En février 2022, l'Observatoire international des prisons (OIP) dénonçait des lacunes dans les statistiques officielles de l'administration pénitentiaire et demandait la publication de chiffres mensuels transparents sur l’occupation réelle des quartiers hommes des établissements pénitentiaires. Un an après, les statistiques publiées mensuellement continuent d’occulter les taux d’occupation spécifiques aux quartiers hommes, masquant ainsi la surpopulation affolante qui touche certains d’entre eux.
Au 1er janvier 2023, le quartier maison d’arrêt de Perpignan affiche un taux d’occupation de 203,6 %. Mais ce chiffre mélange hommes, femmes et mineurs alors que ces populations sont incarcérées séparément. Au quartier maison d’arrêt des hommes, le taux d’occupation est en réalité de 269,7 %, un chiffre qui n’apparaît nulle part dans les statistiques officielles.
En effet, les chiffres publiés tous les mois par la Direction de l’administration pénitentiaire (Dap) présentent les taux d’occupation de chaque établissement pénitentiaire par type de quartier (quartier maison d’arrêt ou quartier centre de détention notamment), mais ce sont des taux globaux qui incluent les places des quartiers femmes, mineurs et, dans certains cas, de semi-liberté[1]. Or, ces quartiers sont rarement pleins, contribuant mathématiquement à faire baisser le taux d’occupation global.
Les chiffres spécifiques concernant des taux d’occupation des quartiers hommes, s’ils existent, ne sont jamais rendus publics. Tous les ans, l’OIP calcule ces derniers faisant apparaître une autre réalité, parfois affolante : 216,7 % à Lons-le-Saunier, soit 53 points de plus que le taux global de 163,6 % affiché par les statistiques de l’administration pénitentiaire. 222,4 % à Limoges, pour 175,9 % affichés. 192 % à Chambéry, et non 155,9 %… Dans 22 établissements, les taux d’occupation des quartiers hommes sont supérieurs de plus de 20 points aux données communiquées par la Dap, et dans 31 autres, ils augmentent entre 10 et 20 points.
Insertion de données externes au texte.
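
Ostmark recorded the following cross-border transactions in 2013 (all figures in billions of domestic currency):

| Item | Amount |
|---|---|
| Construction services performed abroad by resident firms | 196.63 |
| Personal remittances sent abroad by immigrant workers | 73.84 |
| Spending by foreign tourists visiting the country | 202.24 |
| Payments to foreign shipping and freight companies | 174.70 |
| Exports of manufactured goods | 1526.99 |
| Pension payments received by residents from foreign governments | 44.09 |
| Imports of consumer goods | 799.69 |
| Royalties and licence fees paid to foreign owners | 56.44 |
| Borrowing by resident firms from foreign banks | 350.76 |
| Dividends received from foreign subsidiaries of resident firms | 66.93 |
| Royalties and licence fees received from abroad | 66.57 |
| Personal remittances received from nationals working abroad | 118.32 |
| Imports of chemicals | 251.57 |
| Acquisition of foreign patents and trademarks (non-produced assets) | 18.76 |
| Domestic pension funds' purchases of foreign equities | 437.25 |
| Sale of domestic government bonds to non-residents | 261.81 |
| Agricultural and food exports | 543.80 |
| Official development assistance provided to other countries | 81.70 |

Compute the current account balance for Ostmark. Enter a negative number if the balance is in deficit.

Goods: 543.80 - 799.69 + 1526.99 - 251.57 = 1019.53
Services: 66.57 - 56.44 - 174.70 + 202.24 + 196.63 = 234.30
Primary income: 66.93
Secondary income: 44.09 - 73.84 + 118.32 - 81.70 = 6.87
Current account = 1019.53 + 234.30 + 66.93 + 6.87 = 1327.63
(Excluded from the current account — financial account: borrowing by resident firms from foreign banks 350.76, domestic pension funds' purchases of foreign equities 437.25, sale of domestic government bonds to non-residents 261.81; capital account: acquisition of foreign patents and trademarks (non-produced assets) 18.76.)

1327.63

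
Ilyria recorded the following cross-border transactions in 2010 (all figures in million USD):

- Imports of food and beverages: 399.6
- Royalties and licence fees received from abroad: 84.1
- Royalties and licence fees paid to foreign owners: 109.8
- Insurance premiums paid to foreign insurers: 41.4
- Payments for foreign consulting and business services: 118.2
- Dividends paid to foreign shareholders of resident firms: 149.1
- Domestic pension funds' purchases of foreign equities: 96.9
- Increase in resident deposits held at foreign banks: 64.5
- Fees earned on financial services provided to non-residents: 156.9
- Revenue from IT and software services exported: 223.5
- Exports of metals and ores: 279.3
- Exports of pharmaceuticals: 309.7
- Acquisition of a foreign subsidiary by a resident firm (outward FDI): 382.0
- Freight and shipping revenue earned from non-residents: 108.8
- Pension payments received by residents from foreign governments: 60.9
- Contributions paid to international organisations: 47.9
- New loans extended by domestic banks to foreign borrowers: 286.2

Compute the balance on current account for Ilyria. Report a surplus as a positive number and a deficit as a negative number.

357.2

Goods: 279.3 + 309.7 - 399.6 = 189.4
Services: -41.4 + 108.8 + 156.9 - 118.2 - 109.8 + 223.5 + 84.1 = 303.9
Primary income: -149.1
Secondary income: -47.9 + 60.9 = 13.0
Current account = 189.4 + 303.9 + (-149.1) + 13.0 = 357.2
(Excluded from the current account — financial account: domestic pension funds' purchases of foreign equities 96.9, increase in resident deposits held at foreign banks 64.5, acquisition of a foreign subsidiary by a resident firm (outward FDI) 382.0, new loans extended by domestic banks to foreign borrowers 286.2.)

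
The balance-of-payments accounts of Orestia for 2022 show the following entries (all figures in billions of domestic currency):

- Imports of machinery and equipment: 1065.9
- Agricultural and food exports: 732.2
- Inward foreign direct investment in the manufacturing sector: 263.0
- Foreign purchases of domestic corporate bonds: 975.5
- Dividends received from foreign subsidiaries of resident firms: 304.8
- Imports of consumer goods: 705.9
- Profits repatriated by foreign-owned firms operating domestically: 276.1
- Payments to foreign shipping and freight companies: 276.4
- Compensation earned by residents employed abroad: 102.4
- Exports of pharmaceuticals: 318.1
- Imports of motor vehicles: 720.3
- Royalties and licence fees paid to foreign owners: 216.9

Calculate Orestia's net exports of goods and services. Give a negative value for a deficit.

-1935.1

Goods: -720.3 + 318.1 - 1065.9 - 705.9 + 732.2 = -1441.8
Services: -276.4 - 216.9 = -493.3
Trade balance = -1441.8 + (-493.3) = -1935.1
(Excluded from the trade balance — financial account: inward foreign direct investment in the manufacturing sector 263.0, foreign purchases of domestic corporate bonds 975.5; primary income: dividends received from foreign subsidiaries of resident firms 304.8, profits repatriated by foreign-owned firms operating domestically 276.1, compensation earned by residents employed abroad 102.4.)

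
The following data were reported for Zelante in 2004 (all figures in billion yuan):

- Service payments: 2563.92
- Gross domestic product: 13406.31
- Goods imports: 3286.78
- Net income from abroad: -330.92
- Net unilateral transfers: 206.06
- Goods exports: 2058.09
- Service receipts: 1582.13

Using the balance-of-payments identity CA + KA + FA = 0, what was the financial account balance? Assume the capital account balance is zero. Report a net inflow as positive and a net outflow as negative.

Goods balance = 2058.09 - 3286.78 = -1228.69
Services balance = 1582.13 - 2563.92 = -981.79
Trade balance (goods + services) = -1228.69 + (-981.79) = -2210.48
Net primary income = -330.92
Net secondary income = 206.06
Current account = -2210.48 + (-330.92) + 206.06 = -2335.34
Financial account = -(-2335.34) = 2335.34

2335.34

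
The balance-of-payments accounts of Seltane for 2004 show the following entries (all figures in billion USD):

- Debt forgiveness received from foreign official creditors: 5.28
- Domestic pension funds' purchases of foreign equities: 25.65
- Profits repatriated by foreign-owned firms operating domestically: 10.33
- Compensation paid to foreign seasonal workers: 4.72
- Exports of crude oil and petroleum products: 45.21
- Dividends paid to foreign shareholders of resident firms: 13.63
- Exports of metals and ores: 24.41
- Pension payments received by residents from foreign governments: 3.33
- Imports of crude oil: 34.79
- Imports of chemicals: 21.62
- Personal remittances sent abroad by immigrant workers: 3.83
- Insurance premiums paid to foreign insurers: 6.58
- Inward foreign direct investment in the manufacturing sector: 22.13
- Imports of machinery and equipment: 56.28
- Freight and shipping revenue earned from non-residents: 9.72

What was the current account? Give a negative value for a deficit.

Goods: -56.28 + 45.21 + 24.41 - 34.79 - 21.62 = -43.07
Services: -6.58 + 9.72 = 3.14
Primary income: -13.63 - 10.33 - 4.72 = -28.68
Secondary income: 3.33 - 3.83 = -0.50
Current account = (-43.07) + 3.14 + (-28.68) + (-0.50) = -69.11
(Excluded from the current account — capital account: debt forgiveness received from foreign official creditors 5.28; financial account: domestic pension funds' purchases of foreign equities 25.65, inward foreign direct investment in the manufacturing sector 22.13.)

-69.11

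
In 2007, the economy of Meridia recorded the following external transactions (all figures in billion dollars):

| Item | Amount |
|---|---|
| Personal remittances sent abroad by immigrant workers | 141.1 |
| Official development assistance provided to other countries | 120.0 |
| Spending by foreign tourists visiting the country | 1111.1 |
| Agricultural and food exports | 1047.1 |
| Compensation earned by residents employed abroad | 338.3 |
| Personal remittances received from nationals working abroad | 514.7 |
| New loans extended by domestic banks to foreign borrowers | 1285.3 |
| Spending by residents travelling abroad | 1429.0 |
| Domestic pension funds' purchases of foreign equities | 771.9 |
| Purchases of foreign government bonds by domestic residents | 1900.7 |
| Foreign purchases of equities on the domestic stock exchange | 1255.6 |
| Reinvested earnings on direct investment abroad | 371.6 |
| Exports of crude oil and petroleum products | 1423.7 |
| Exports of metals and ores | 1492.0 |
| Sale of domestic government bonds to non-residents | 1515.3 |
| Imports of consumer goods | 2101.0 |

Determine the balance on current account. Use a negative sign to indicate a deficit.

Goods: 1492.0 + 1423.7 + 1047.1 - 2101.0 = 1861.8
Services: 1111.1 - 1429.0 = -317.9
Primary income: 338.3 + 371.6 = 709.9
Secondary income: -141.1 - 120.0 + 514.7 = 253.6
Current account = 1861.8 + (-317.9) + 709.9 + 253.6 = 2507.4
(Excluded from the current account — financial account: new loans extended by domestic banks to foreign borrowers 1285.3, domestic pension funds' purchases of foreign equities 771.9, purchases of foreign government bonds by domestic residents 1900.7, foreign purchases of equities on the domestic stock exchange 1255.6, sale of domestic government bonds to non-residents 1515.3.)

2507.4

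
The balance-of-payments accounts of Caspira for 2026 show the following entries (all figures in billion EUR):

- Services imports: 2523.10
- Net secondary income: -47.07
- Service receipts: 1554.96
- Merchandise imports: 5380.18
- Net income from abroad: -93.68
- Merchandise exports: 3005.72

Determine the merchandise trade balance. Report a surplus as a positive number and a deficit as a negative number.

-2374.46

Goods balance = 3005.72 - 5380.18 = -2374.46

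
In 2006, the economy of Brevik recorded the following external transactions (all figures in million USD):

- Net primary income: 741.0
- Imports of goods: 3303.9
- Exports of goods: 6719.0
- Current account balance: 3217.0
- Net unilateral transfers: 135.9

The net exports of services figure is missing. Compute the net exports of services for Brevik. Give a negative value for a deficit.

Current account = goods balance + services balance + net primary income + net secondary income
Sum of the known components = 4292.0
Net exports of services = CA - (known components) = 3217.0 - 4292.0 = -1075.0

-1075.0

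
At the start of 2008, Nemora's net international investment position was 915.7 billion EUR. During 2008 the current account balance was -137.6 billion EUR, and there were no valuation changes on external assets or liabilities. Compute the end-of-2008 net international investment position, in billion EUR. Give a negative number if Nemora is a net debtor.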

Ainsi, au 1er janvier 2023, douze quartiers connaissaient des taux d’occupation supérieurs à 200 %, et non pas seulement les six recensés dans les statistiques officielles : Perpignan, la Roche-sur-Yon, Foix, Limoges, Bordeaux- Gradignan, Nîmes, Lons-le-Saunier, Tours, Carcassonne, Fontenay-le-Comte, Le Puy-en-Velay et Tulle.
D’après les organisations syndicales, l’une des raisons conduisant la Dap à ne pas publier ces chiffres tiendrait à des raisons économiques. Se baser sur ces taux globaux permettrait en effet d’éviter de payer aux surveillants certaines primes, liées au fait de travailler dans un établissement particulièrement suroccupé.
Alors que le nombre de personnes incarcérées bat actuellement des records inégalés et que la France est sommée par le Conseil de l’Europe de rendre des comptes sur les mesures qu’elle entend prendre face à la surpopulation de ses maisons d’arrêt, l’OIP demande à nouveau la publication de chiffres mensuels transparents sur l’occupation réelle des quartiers hommes des établissements pénitentiaires.
Contact presse : Sophie Larouzée-Deschamps – 07 60 49 19 96
[1] Si certains quartiers de semi-liberté sont comptés à part dans les statistiques officielles, la majorité d’entre eux sont inclus dans les chiffres relatifs aux maisons d’arrêts. Or, ces quartiers restent majoritairement sous occupés, avec une moyenne de 72,1 % d’occupation à l’échelle nationale.